More fun at Red Hat, trying Mirage, yoga, and mindful driving
by Rob Tiller
After the intensity of the trial in Texas and a great win, it was another intense week back at the Raleigh office of Red Hat, digging out of the pile of backlogged work and dealing with new emergencies. Not for the first time, I felt on Friday as though I’d done a months’ worth of work in a week. The range of activities was typical, but as always, varied — from solving specific IP problems to formulating strategy to addressing customers’ legal questions to being interviewed by reporters to writing and editing for opensource.com to drafting commercial agreements to dealing with management challenges — and along with these dozens there were literally dozens more still on the short term to-do list. I deal with one interesting issue after another, some of them important, all day every day. I am never bored. Is it stimulating? Yes. Exhilarating? Yes. Stressful? Yes.
So as a matter of surviving and flourishing, on weekends I try to find some space to recharge and rebalance — some social time, some time alone, some time to care for the mind and body.
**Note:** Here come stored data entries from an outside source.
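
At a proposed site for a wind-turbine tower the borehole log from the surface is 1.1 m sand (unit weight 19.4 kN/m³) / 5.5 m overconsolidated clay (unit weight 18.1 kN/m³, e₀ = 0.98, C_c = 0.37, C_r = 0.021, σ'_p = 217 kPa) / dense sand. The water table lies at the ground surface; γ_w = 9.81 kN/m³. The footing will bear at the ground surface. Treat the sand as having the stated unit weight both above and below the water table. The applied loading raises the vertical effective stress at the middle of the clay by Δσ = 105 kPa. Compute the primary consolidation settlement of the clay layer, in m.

Mid-depth of clay below the ground surface: z = 1.1 + 5.5/2 = 3.85 m.
Total vertical stress at mid-clay: σ_v = 19.4×1.1 + 18.1×2.75 = 71.115 kPa.
Pore pressure: u = 9.81×(3.85 − 0) = 37.769 kPa.
Initial effective stress: σ'_0 = σ_v − u = 71.115 − 37.769 = 33.346 kPa.
Final effective stress: σ'_f = 33.346 + 105 = 138.35 kPa.
σ'_f = 138.35 ≤ σ'_p = 217 kPa, so the clay remains overconsolidated and only the recompression index applies:
S_c = C_r·H/(1+e₀)·log₁₀(σ'_f/σ'_0) = 0.021×5.5/1.98×log₁₀(138.35/33.346)
    = 0.058334 × 0.61794 = 0.03605 m

S_c ≈ 0.036 m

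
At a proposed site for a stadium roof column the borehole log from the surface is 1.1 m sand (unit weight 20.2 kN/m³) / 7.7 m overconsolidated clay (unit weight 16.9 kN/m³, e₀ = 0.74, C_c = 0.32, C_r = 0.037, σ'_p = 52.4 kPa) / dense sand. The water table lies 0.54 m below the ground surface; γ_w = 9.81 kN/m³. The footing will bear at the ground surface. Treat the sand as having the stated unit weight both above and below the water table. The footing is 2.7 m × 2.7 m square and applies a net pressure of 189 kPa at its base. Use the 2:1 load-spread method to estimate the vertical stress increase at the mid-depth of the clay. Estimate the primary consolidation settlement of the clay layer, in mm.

S_c ≈ 169 mm

Mid-depth of clay below the ground surface: z = 1.1 + 7.7/2 = 4.95 m.
Total vertical stress at mid-clay: σ_v = 20.2×1.1 + 16.9×3.85 = 87.285 kPa.
Pore pressure: u = 9.81×(4.95 − 0.54) = 43.262 kPa.
Initial effective stress: σ'_0 = σ_v − u = 87.285 − 43.262 = 44.023 kPa.
Stress increase at mid-clay by the 2:1 spreading method:
Δσ = qBL/((B+z)(L+z)) = 189×2.7×2.7/((2.7+4.95)(2.7+4.95)) = 23.543 kPa
Final effective stress: σ'_f = 44.023 + 23.543 = 67.566 kPa.
σ'_f = 67.566 > σ'_p = 52.4 kPa, so the stress path crosses the preconsolidation pressure — recompression up to σ'_p, then virgin compression beyond:
S_c = H/(1+e₀)·[C_r·log₁₀(σ'_p/σ'_0) + C_c·log₁₀(σ'_f/σ'_p)]
    = 7.7/1.74 × [0.037×log₁₀(52.4/44.023) + 0.32×log₁₀(67.566/52.4)]
    = 4.4253 × [0.0027991 + 0.035327] = 0.1687 m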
As to the social part, on Friday Sally and I went to Mirage, a brand new club on the ground floor of our condo building which was having its pre-grand-opening. It’s large (capacity 650) with a dance floor, large island bar on the ground floor, sushi bar in the back, second floor balcony space with another bar, and various side rooms. The decor uses Egyptian motifs in a Vegas way, large video projections, a mirrored ball, and the waitresses in short gold-plated dresses. The over all effect was glitzy but not gaudy. We ran into Charles, who did a short speech as part of the dedication, and Ann and several people who live in the building. We enjoyed talking to friends. The sound engineering seemed good — very loud, but somehow tweaked so that it was still possible to talk. Also, happily, the sound was not audible in our apartment.
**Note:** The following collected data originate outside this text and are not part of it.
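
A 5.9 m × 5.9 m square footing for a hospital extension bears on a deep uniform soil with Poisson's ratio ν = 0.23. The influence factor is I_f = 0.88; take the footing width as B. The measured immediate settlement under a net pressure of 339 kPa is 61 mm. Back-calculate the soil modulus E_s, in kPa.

S_e = q·B·(1−ν²)/E_s · I_f  ⇒  E_s = q·B·(1−ν²)·I_f / S_e.
E_s = 339 × 5.9 × 0.9471 × 0.88 / 0.061 = 27330 kPa

E_s ≈ 27300 kPa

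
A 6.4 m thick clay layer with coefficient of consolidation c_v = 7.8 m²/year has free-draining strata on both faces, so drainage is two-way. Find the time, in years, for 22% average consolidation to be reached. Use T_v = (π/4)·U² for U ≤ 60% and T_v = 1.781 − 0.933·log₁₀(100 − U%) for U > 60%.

t ≈ 0.0499 years

Drainage path length: H_d = H/2 = 3.2 m (double drainage).
U ≤ 60%: T_v = (π/4)·U² = (π/4)×0.22² = 0.038013.
t = T_v·H_d²/c_v = 0.038013×3.2²/7.8 = 0.0499 years.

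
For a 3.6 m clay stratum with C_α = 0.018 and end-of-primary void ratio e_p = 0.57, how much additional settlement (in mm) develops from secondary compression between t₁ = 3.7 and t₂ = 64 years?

S_s ≈ 51.1 mm

Secondary compression: S_s = C_α·H/(1+e_p)·log₁₀(t₂/t₁)
S_s = 0.018×3.6/(1+0.57)×log₁₀(64/3.7)
    = 0.04127 × 1.238 = 0.0511 m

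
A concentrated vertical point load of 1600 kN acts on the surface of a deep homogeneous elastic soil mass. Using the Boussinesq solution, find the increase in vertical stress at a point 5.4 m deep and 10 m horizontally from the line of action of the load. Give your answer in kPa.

Boussinesq vertical stress below a point load on an elastic half-space:
Δσ_z = 3P/(2πz²) · [1 + (r/z)²]^(−5/2)
r/z = 10/5.4 = 1.8519; [1+(r/z)²]^(−5/2) = 0.024219.
Δσ_z = 3×1600/(2π×5.4²) × 0.024219 = 26.198 × 0.024219 = 0.6345 kPa

Δσ_z ≈ 0.634 kPa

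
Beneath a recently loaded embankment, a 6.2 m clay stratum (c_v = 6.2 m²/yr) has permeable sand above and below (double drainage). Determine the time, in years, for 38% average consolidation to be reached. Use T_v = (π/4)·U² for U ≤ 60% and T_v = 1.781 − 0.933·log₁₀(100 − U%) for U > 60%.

Drainage path length: H_d = H/2 = 3.1 m (double drainage).
U ≤ 60%: T_v = (π/4)·U² = (π/4)×0.38² = 0.11341.
t = T_v·H_d²/c_v = 0.11341×3.1²/6.2 = 0.1758 years.

t ≈ 0.176 years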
I woke up early on Saturday and started to head over to Pullen Park to swim some laps, but then checked to see whether there was a yoga class at Blue Lotus, which is next door. There was: Yvonne was scheduled for 8:00 to do an hour and a half open level class. From past experience, I’d learned that open classes with Yvonne are fairly advanced classes, and for less advanced students, there’s no quarter given. So it proved to be. Yvonne likes to share inspirational words on such themes as oneness and truth, and she pushes the class past known limits of strength and flexibility. After the first half hour, I wondered whether I could just hang on to the end. I did, barely, soaked in sweat. But I felt good the rest of the day. I have no well-developed theory of why yoga helps over all well-being, but for me, it does.
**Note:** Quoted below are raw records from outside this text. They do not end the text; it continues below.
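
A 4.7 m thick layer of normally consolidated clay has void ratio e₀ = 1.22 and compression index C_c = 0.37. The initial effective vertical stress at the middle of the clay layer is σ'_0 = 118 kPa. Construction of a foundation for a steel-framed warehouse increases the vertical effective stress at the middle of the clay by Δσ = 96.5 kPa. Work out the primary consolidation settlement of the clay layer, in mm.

S_c ≈ 203 mm

Final effective stress: σ'_f = σ'_0 + Δσ = 118 + 96.5 = 214.5 kPa.
Normally consolidated clay, so the full stress increment lies on the virgin compression line:
S_c = C_c·H/(1+e₀)·log₁₀(σ'_f/σ'_0) = 0.37×4.7/(1+1.22)×log₁₀(214.5/118)
    = 0.78333 × 0.25955 = 0.2033 m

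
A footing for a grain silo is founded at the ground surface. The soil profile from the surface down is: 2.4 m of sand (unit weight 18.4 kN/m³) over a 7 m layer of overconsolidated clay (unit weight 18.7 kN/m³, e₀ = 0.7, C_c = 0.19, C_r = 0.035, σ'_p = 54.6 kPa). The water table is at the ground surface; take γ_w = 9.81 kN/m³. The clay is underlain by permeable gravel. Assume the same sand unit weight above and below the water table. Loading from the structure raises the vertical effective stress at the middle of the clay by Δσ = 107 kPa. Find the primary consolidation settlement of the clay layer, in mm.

S_c ≈ 366 mm

Mid-depth of clay below the ground surface: z = 2.4 + 7/2 = 5.9 m.
Total vertical stress at mid-clay: σ_v = 18.4×2.4 + 18.7×3.5 = 109.61 kPa.
Pore pressure: u = 9.81×(5.9 − 0) = 57.879 kPa.
Initial effective stress: σ'_0 = σ_v − u = 109.61 − 57.879 = 51.731 kPa.
Final effective stress: σ'_f = 51.731 + 107 = 158.73 kPa.
σ'_f = 158.73 > σ'_p = 54.6 kPa, so the stress path crosses the preconsolidation pressure — recompression up to σ'_p, then virgin compression beyond:
S_c = H/(1+e₀)·[C_r·log₁₀(σ'_p/σ'_0) + C_c·log₁₀(σ'_f/σ'_p)]
    = 7/1.7 × [0.035×log₁₀(54.6/51.731) + 0.19×log₁₀(158.73/54.6)]
    = 4.1176 × [0.00082046 + 0.088059] = 0.366 m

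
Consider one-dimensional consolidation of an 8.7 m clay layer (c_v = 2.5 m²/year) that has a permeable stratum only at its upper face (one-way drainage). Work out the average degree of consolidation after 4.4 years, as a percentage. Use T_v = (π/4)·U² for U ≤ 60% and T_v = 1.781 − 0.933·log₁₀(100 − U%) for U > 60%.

Drainage path length: H_d = H = 8.7 m (single drainage).
T_v = c_v·t/H_d² = 2.5×4.4/8.7² = 0.14533.
T_v = 0.14533 corresponds to the U ≤ 60% branch:
U = √(4T_v/π) = 0.4302

U ≈ 43 %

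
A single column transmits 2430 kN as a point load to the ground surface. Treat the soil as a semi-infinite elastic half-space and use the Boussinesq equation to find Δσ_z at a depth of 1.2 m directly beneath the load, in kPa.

Boussinesq vertical stress below a point load on an elastic half-space:
Δσ_z = 3P/(2πz²) · [1 + (r/z)²]^(−5/2)
r/z = 0/1.2 = 0; [1+(r/z)²]^(−5/2) = 1.
Δσ_z = 3×2430/(2π×1.2²) × 1 = 805.72 × 1 = 805.7 kPa

Δσ_z ≈ 806 kPa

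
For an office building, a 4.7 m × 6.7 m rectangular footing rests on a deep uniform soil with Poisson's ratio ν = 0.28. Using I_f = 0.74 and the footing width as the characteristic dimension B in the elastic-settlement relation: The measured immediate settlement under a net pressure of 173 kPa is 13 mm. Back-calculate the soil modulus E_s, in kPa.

E_s ≈ 42700 kPa

S_e = q·B·(1−ν²)/E_s · I_f  ⇒  E_s = q·B·(1−ν²)·I_f / S_e.
E_s = 173 × 4.7 × 0.9216 × 0.74 / 0.013 = 42660 kPa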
I took my little German sports car out for a run in the afternoon. Just east of Raleigh, Old Milbournie Road winds through farm fields and pastures, forests, lakes, and country stores. It’s got some great curves and hills — an excellent road for just driving for fun. When I got there, there was a caravan of minivans and pickup trucks led by someone proceeding 10 miles under the speed limit (45). I had in mind the possibility of exceeding the speed limit (no worries — not too much), but this was clearly not going to happen, so I tried to practice patience and enjoy the beautiful countryside. Coming back, though, I had a stretch of the road to myself. I felt the subtle weight shifts as the vehicle took the curves at speed, and the G forces as I accelerated out of them. The sound of the exhaust note rising and falling as I shifted between third and fourth was like music.